RIASSUNTO
ABSTRACT
The application of Bayesian inference in prediction of meteorological and oceanographic parameters to improve the estimation of sea spray icing in the Arctic region is purposed. Reanalysis data from NOrwegian ReAnalysis 10km (NORA10) during 33 years are applied to evaluate the performance of the model. Consequently, using the 32-year data, the parameters are predicted and compared for the last one-year on a daily basis. The predicted data are considered as input for the newly introduced icing model namely Marine-Icing Model for the Norwegian COast Guard (MINCOG) and the results are evaluated and discussed.
INTRODUCTION
Spray icing is considered a major environmental challenge and a critical risk element for offshore activities in the Arctic waters. Icing may impact offshore operations, reduce safety, operational tempo and productivity, cause malfunction of the operational and communication equipment, slippery handrails, ladders or decks, unusable fire and rescue equipment, and the blocking of air vents (Ryerson, 2011; Dehghani-Sanij, Dehghani, Naterer, and Muzychka, 2017). Icing on vessels may also lead to severe accidents and capsizing (Chatterton and Cook, 2008; Heinrich, 1950). Two main sources of icing are sea spray due to collision of ship and waves, as shown in Fig. 1, and atmospheric icing caused by fog, Arctic sea smoke, high-velocity wind, and rain/drizzle or snow, as shown in Fig. 2 (Rashid, Khawaja, and Edvardsen, 2016).
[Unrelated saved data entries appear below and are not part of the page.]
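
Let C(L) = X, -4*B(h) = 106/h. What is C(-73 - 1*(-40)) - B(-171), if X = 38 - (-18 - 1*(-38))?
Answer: 6103/342 ≈ 17.845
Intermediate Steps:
B(h) = -53/(2*h)
X = 18 (X = 38 - (-18 + 38) = 38 - 1*20 = 38 - 20 = 18)
C(L) = 18
C(-73 - 1*(-40)) - B(-171) = 18 - (-53)/(2*(-171)) = 18 - (-53)*(-1)/(2*171) = 18 - 1*53/342 = 18 - 53/342 = 6103/342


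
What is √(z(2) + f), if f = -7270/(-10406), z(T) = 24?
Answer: √5525801/473 ≈ 4.9698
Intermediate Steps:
f = 3635/5203 (f = -7270*(-1/10406) = 3635/5203 ≈ 0.69864)
√(z(2) + f) = √(24 + 3635/5203) = √(128507/5203) = √5525801/473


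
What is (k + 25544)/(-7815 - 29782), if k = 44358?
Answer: -9986/5371 ≈ -1.8592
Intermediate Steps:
(k + 25544)/(-7815 - 29782) = (44358 + 25544)/(-7815 - 29782) = 69902/(-37597) = 69902*(-1/37597) = -9986/5371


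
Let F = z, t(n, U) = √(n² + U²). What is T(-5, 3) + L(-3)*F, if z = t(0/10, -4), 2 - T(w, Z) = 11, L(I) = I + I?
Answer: -33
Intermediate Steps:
L(I) = 2*I
T(w, Z) = -9 (T(w, Z) = 2 - 1*11 = 2 - 11 = -9)
t(n, U) = √(U² + n²)
z = 4 (z = √((-4)² + (0/10)²) = √(16 + (0*(⅒))²) = √(16 + 0²) = √(16 + 0) = √16 = 4)
F = 4
T(-5, 3) + L(-3)*F = -9 + (2*(-3))*4 = -9 - 6*4 = -9 - 24 = -33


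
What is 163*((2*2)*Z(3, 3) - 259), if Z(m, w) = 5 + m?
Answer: -37001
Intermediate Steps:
163*((2*2)*Z(3, 3) - 259) = 163*((2*2)*(5 + 3) - 259) = 163*(4*8 - 259) = 163*(32 - 259) = 163*(-227) = -37001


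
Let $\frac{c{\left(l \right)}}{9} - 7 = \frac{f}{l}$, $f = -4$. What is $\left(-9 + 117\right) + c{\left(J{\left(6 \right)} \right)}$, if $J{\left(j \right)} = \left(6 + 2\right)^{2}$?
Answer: $\frac{2727}{16} \approx 170.44$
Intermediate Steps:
$J{\left(j \right)} = 64$ ($J{\left(j \right)} = 8^{2} = 64$)
$c{\left(l \right)} = 63 - \frac{36}{l}$ ($c{\left(l \right)} = 63 + 9 \left(- \frac{4}{l}\right) = 63 - \frac{36}{l}$)
$\left(-9 + 117\right) + c{\left(J{\left(6 \right)} \right)} = \left(-9 + 117\right) + \left(63 - \frac{36}{64}\right) = 108 + \left(63 - \frac{9}{16}\right) = 108 + \frac{999}{16} = \frac{2727}{16}$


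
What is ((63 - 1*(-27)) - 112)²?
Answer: 484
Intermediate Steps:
((63 - 1*(-27)) - 112)² = ((63 + 27) - 112)² = (90 - 112)² = (-22)² = 484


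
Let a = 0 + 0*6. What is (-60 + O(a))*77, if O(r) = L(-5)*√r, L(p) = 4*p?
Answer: -4620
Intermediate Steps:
a = 0 (a = 0 + 0 = 0)
O(r) = -20*√r (O(r) = (4*(-5))*√r = -20*√r)
(-60 + O(a))*77 = (-60 - 20*√0)*77 = (-60 - 20*0)*77 = (-60 + 0)*77 = -60*77 = -4620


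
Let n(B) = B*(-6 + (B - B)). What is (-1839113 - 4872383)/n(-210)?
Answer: -1677874/315 ≈ -5326.6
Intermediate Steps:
n(B) = -6*B (n(B) = B*(-6 + 0) = B*(-6) = -6*B)
(-1839113 - 4872383)/n(-210) = (-1839113 - 4872383)/((-6*(-210))) = -6711496/1260 = -6711496*1/1260 = -1677874/315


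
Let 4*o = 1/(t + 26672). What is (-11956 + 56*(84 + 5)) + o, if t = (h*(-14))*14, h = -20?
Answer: -853149695/122368 ≈ -6972.0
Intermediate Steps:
t = 3920 (t = -20*(-14)*14 = 280*14 = 3920)
o = 1/122368 (o = 1/(4*(3920 + 26672)) = (¼)/30592 = (¼)*(1/30592) = 1/122368 ≈ 8.1721e-6)
(-11956 + 56*(84 + 5)) + o = (-11956 + 56*(84 + 5)) + 1/122368 = (-11956 + 56*89) + 1/122368 = (-11956 + 4984) + 1/122368 = -6972 + 1/122368 = -853149695/122368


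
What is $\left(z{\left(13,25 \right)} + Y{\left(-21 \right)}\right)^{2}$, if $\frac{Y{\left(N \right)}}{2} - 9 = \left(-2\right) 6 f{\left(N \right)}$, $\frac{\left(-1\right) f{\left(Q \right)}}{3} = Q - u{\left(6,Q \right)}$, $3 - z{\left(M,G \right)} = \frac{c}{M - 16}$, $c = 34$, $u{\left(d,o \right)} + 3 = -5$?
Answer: $\frac{7349521}{9} \approx 8.1661 \cdot 10^{5}$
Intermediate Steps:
$u{\left(d,o \right)} = -8$ ($u{\left(d,o \right)} = -3 - 5 = -8$)
$z{\left(M,G \right)} = 3 - \frac{34}{-16 + M}$ ($z{\left(M,G \right)} = 3 - \frac{34}{M - 16} = 3 - \frac{34}{-16 + M}$)
$f{\left(Q \right)} = -24 - 3 Q$ ($f{\left(Q \right)} = - 3 \left(Q - -8\right) = - 3 \left(Q + 8\right) = - 3 \left(8 + Q\right) = -24 - 3 Q$)
$Y{\left(N \right)} = 594 + 72 N$ ($Y{\left(N \right)} = 18 + 2 \left(-2\right) 6 \left(-24 - 3 N\right) = 18 + 2 \left(- 12 \left(-24 - 3 N\right)\right) = 18 + 2 \left(288 + 36 N\right) = 18 + \left(576 + 72 N\right) = 594 + 72 N$)
$\left(z{\left(13,25 \right)} + Y{\left(-21 \right)}\right)^{2} = \left(\frac{-82 + 3 \cdot 13}{-16 + 13} + \left(594 + 72 \left(-21\right)\right)\right)^{2} = \left(\frac{-82 + 39}{-3} + \left(594 - 1512\right)\right)^{2} = \left(\left(- \frac{1}{3}\right) \left(-43\right) - 918\right)^{2} = \left(\frac{43}{3} - 918\right)^{2} = \left(- \frac{2711}{3}\right)^{2} = \frac{7349521}{9}$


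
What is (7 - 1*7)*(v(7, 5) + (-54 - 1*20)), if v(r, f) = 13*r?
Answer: 0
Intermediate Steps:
(7 - 1*7)*(v(7, 5) + (-54 - 1*20)) = (7 - 1*7)*(13*7 + (-54 - 1*20)) = (7 - 7)*(91 + (-54 - 20)) = 0*(91 - 74) = 0*17 = 0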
Wide varieties of techniques and technologies are available to enhance icing safety and protection such as chemicals, coatings, heat, and high-velocity fluids, air, water and steam (Ryerson, 2011; Rashid, Khawaja, and Edvardsen, 2016). However, forecasting the amount and frequency of ice formation aids selection of safety-enhancing strategy and ice protection technologies. Forecasting, also, can aid in tactical preparation prior to an icing event (Ryerson, 2011). However, forecasting icing events and rate is a complicated task due to the chaotic nature of icing and its correlation with large number of parameters. Extensive works have been conducted on historical icing data to predict icing events (Samuelsen, Edvardsen and Graversen, 2017). Accordingly, the data have been examined from different perspectives such as the influence of meteorological parameters on icing rate from statistical point of view (Mertins, 1968), and introducing sea spray algorithms based on the collision of ship and waves considering the environmental data as input parameters (Stallabrass, 1980; Samuelsen, Edvardsen and Graversen, 2017). Due to climate change, direct use of old data does not lead to accurate predictions of the future. One approach to deal with less reliable historical data might be ignoring the older values and only using more recent data. Elsner and Bossak (2001) proposed another alternative applying Bayesian approach, in which different qualities were considered for earlier and more recent data. They applied the approach for the prediction of U.S. land-falling hurricanes. Accordingly, a prior distribution was estimated using earlier data over 1851 to 1899. Then, the remaining data from 1900 to 2000 were used to revise the prior distribution. Bayesian inference is considered a strong approach for deal with the uncertainties in meteorological and oceanographic parameters. Wang et al. (2019) applied Bayesian approach in a model to estimate the uncertainties associated with weather and climate projections (e.g., 2-m temperature, surface radiation fluxes, or wind speed).